In year y, the value in dollars, v, of a certain painting created in 1970 is given by the equation v = q + (r - 6( y- 1970))^2[/color], where q and r are constants. If the painting reached its lowest value in 1990, when it was worth $500, what was the painting's value, in dollars, in the year 2000?

If it helps the answer is: The value of painting is $4100 in year 2000

Can anyone show me how I can approach this problem in order to get the answer? Thank you.

 

[fasteddie65]

The question is:

In year y, the value in dollars, v, of a certain painting created in 1970 is given by the equation v = q + (r - 6( y- 1970))^2[/color], where q and r are constants. If the painting reached its lowest value in 1990, when it was worth $500, what was the painting's value, in dollars, in the year 2000?

If it helps the answer is: The value of painting is $4100 in year 2000

Can anyone show me how I can approach this problem in order to get the answer? Thank you.

v = q + (r - 6(2000 - 1970)^2

v(1990) = q + r(1990 - 1970)^2 = 500
500 = q + r(20^2) = q + 400r

The difficulty is that not enough information is given to find the values of q and r. We have two variables, so to find a unique solution we need two equations.

 

[galactus]

You need to find q and r. We are told that the paintings lowest price is when y=20 (1990-1970). You can start by using the derivative to find that low point.

We know the low point is when y=20 and that v=500 at that point. You can use this to find a variable.

 

[vortex705]

I realized that the graphical representation would be a parabolic, and that minimum being the year = 1990 and $500.

Can you please show me the step to arrive at the answer. And if there is other way to solve this problem other than using derivative can you show me? The recommended time to solve this problem is under one minute.

 

[galactus]

You do not have to use the derivative. We can use the vertex of a parabola formula. Remember it?. \(\displaystyle x=\frac{-b}{2a}\)

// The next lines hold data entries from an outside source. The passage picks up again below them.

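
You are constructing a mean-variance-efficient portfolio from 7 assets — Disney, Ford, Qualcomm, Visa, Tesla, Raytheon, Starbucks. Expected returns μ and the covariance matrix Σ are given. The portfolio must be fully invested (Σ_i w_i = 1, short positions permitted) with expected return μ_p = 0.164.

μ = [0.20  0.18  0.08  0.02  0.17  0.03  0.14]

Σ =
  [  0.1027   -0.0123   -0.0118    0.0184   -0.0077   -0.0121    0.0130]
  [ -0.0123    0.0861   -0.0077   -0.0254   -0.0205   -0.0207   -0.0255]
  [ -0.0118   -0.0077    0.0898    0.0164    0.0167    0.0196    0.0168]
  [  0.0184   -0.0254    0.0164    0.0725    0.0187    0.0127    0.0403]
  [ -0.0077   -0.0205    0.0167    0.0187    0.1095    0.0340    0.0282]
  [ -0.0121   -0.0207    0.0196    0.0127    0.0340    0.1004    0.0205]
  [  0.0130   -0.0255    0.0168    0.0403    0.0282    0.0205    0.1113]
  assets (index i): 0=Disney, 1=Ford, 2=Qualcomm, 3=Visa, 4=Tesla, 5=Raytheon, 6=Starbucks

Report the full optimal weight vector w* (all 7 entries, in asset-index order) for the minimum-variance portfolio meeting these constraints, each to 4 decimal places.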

If we expand out and group, we get:

\(\displaystyle v=\overbrace{36}^{\text{a}}y^{2}-\underbrace{(12r+141840)}_{\text{b}}y+\overbrace{r^{2}+23640r+q+139712400}^{\text{constant}}\)

By using the formula, we have \(\displaystyle \frac{12r+141840}{72}=20\)

Solve for r. Then, sub that back into the original along with v=500, y=20, then solve for q.

You'll have q and r found, so sub in y=30 and you got it. Let me know what you get for q and r. It works out, though this may not be the slickest way.